How ? If class LivingstonCarpetBagger goes out of scope, becuse method return quickly, how did anyone get a reference to method-local-class MailCheck ?

And if scoping of methods (and possibly inner-classes) requires in i or j to be final, then they are no longer variables and this whole notion of compiler semantics enforcing copy semantics never set really well with me. If you want a copy, get a copy. If you want a final, say so. But where in Captain Bluetooth do they make an innner classes copy of somevar final if the original var was never final and the coder did not ask for no-write-back to be applied silently ? Original poster's code is out of scope right now because the script is loaded but I notice the sample code steps the access through not-just-one curly braces level and is probably at issue in the // compile-error comment.

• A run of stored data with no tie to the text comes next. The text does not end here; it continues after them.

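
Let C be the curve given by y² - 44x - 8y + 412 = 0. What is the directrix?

Only y is squared. Complete the square in y: (y - 4)² = 44(x - 9).
Vertex (9, 4); 4p = 44 so p = 11. Opens right.
Directrix is the vertical line x = h − p = 9 − (11) = -2.

x = -2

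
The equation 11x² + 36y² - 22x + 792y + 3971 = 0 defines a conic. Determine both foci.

Collect terms: 11(x² - 2x) + 36(y² + 22y) = -3971
Complete the square: 11(x - 1)² + 36(y + 11)² = -3971 + 11 + 4356 = 396
Divide by 396: (x - 1)²/36 + (y + 11)²/11 = 1
Ellipse, center (1, -11), major axis horizontal; a² = 36, b² = 11.
c² = a² - b² = 36 - 11 = 25, so c = 5.
Foci lie on the horizontal axis through the center: (h ± c, k).

(-4, -11) and (6, -11)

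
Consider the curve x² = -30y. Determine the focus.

(0, -15/2)

Vertex (0, 0); 4p = -30 so p = -15/2. Opens down.
Focus is p units from the vertex along the axis: (h, k + p).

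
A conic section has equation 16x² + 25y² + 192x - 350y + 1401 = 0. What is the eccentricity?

e = 3/5

Group the x- and y-terms: 16(x² + 12x) + 25(y² - 14y) = -1401
Complete the square: 16(x + 6)² + 25(y - 7)² = -1401 + 576 + 1225 = 400
Divide by 400: (x + 6)²/25 + (y - 7)²/16 = 1
Ellipse, center (-6, 7), major axis horizontal; a² = 25, b² = 16.
c² = a² - b² = 9, so c = 3.
e = c/a = 3/5.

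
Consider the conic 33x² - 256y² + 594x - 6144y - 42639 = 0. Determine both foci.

(-26, -12) and (8, -12)

Collect terms: 33(x² + 18x) -256(y² + 24y) = 42639
Complete the square in x and y: 33(x + 9)² -256(y + 12)² = 42639 + 2673 - 36864 = 8448
Divide through by 8448 to get (x + 9)²/256 - (y + 12)²/33 = 1.
Hyperbola, center (-9, -12), transverse axis horizontal; a² = 256, b² = 33.
c² = a² + b² = 256 + 33 = 289, so c = 17.
Foci lie on the horizontal axis through the center: (h ± c, k).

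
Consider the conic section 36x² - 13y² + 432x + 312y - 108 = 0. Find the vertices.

Group the x- and y-terms: 36(x² + 12x) -13(y² - 24y) = 108
36(x + 6)² -13(y - 12)² = 108 + 1296 - 1872 = -468
Dividing both sides by -468: (y - 12)²/36 - (x + 6)²/13 = 1
Hyperbola, center (-6, 12), transverse axis vertical; a² = 36, b² = 13.
a = 6. Vertices at (h, k ± a).

(-6, 6) and (-6, 18)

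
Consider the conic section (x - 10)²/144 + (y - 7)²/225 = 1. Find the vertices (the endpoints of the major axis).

(10, -8) and (10, 22)

Center (10, 7). The larger denominator 225 sits under the y-term, so the major axis is vertical; a² = 225, b² = 144.
a = 15. Vertices at (h, k ± a).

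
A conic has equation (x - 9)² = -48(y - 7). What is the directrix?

Vertex (9, 7); 4p = -48 so p = -12. Opens down.
Directrix is the horizontal line y = k − p = 7 − (-12) = 19.

y = 19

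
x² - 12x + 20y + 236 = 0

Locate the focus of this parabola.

(6, -15)

Only x is squared. Complete the square in x: (x - 6)² = -20(y + 10).
Vertex (6, -10); 4p = -20 so p = -5. Opens down.
Focus is p units from the vertex along the axis: (h, k + p).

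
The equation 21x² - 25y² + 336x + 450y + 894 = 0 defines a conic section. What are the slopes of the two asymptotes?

√21/5 and -√21/5

21(x² + 16x) -25(y² - 18y) = -894
Complete the square in x and y: 21(x + 8)² -25(y - 9)² = -894 + 1344 - 2025 = -1575
Divide through by -1575 to get (y - 9)²/63 - (x + 8)²/75 = 1.
Hyperbola, center (-8, 9), transverse axis vertical; a² = 63, b² = 75.
For a vertical hyperbola the asymptotes have slope ±a/b.
Here that is ±3√7/5√3 = ±√21/5.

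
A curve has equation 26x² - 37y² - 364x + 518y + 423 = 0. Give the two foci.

(7, 7 - 3√7) and (7, 7 + 3√7)

Rearranging, 26(x² - 14x) -37(y² - 14y) = -423.
Complete the square: 26(x - 7)² -37(y - 7)² = -423 + 1274 - 1813 = -962
Divide through by -962 to get (y - 7)²/26 - (x - 7)²/37 = 1.
Hyperbola, center (7, 7), transverse axis vertical; a² = 26, b² = 37.
c² = a² + b² = 26 + 37 = 63, so c = 3√7.
Foci lie on the vertical axis through the center: (h, k ± c).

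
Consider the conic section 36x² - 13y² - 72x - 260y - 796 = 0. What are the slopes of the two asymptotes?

6√13/13 and -6√13/13

Group: 36(x² - 2x) -13(y² + 20y) = 796
Completing the square gives 36(x - 1)² -13(y + 10)² = 796 + 36 - 1300 = -468.
Dividing both sides by -468: (y + 10)²/36 - (x - 1)²/13 = 1
Hyperbola, center (1, -10), transverse axis vertical; a² = 36, b² = 13.
For a vertical hyperbola the asymptotes have slope ±a/b.
Here that is ±6/√13 = ±6√13/13.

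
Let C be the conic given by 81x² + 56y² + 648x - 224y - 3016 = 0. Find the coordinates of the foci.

Group: 81(x² + 8x) + 56(y² - 4y) = 3016
81(x + 4)² + 56(y - 2)² = 3016 + 1296 + 224 = 4536
Dividing both sides by 4536: (x + 4)²/56 + (y - 2)²/81 = 1
Ellipse, center (-4, 2), major axis vertical; a² = 81, b² = 56.
c² = a² - b² = 81 - 56 = 25, so c = 5.
Foci lie on the vertical axis through the center: (h, k ± c).

(-4, -3) and (-4, 7)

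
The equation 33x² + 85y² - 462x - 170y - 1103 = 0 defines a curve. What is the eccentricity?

e = 2√1105/85

Group: 33(x² - 14x) + 85(y² - 2y) = 1103
Complete the square: 33(x - 7)² + 85(y - 1)² = 1103 + 1617 + 85 = 2805
Dividing both sides by 2805: (x - 7)²/85 + (y - 1)²/33 = 1
Ellipse, center (7, 1), major axis horizontal; a² = 85, b² = 33.
c² = a² - b² = 52, so c = 2√13.
e = c/a = 2√13/√85 = 2√1105/85.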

Poster's title is: final variable i:final int i=0;on stack or heap?
, then in provided snippet i is mutable, j constant - none of which has anything to do with Because of Method-Local Inner Classes is on heap,so it's wifecycle is longer than normal variable in the method.

{btw Fudong, it's lifecycle and more correctly that word should be scope or scoping - scope is how far away something matters.}

(think about it...otherwise they could run off in separate directions with all sorts of differing values!),

That's why they are called variables. If you want every section of codebase working on the same whatchamacallit you are going to get some global warming from the Shining Sun of Code Correctness in Objected Orientation.

But the final insures that it's value won't differ from the method local classes version.

Well ask the original poster if this is what is concern of merit in momentary post, the post title is not of concern or at issue in OO.

I'm sure Bert or one of the ranch-hands knows exactly how this gets implements

Yeah, I know, they are always watching and if one of them hammers us let them hammer me becuase I can take the heat. It looks like we are going to need some to get across to original poster that stack or heap not at issue in sample code provided. Any addressable space is addressable space, iow all program variable ram can 'see' all program variable ram.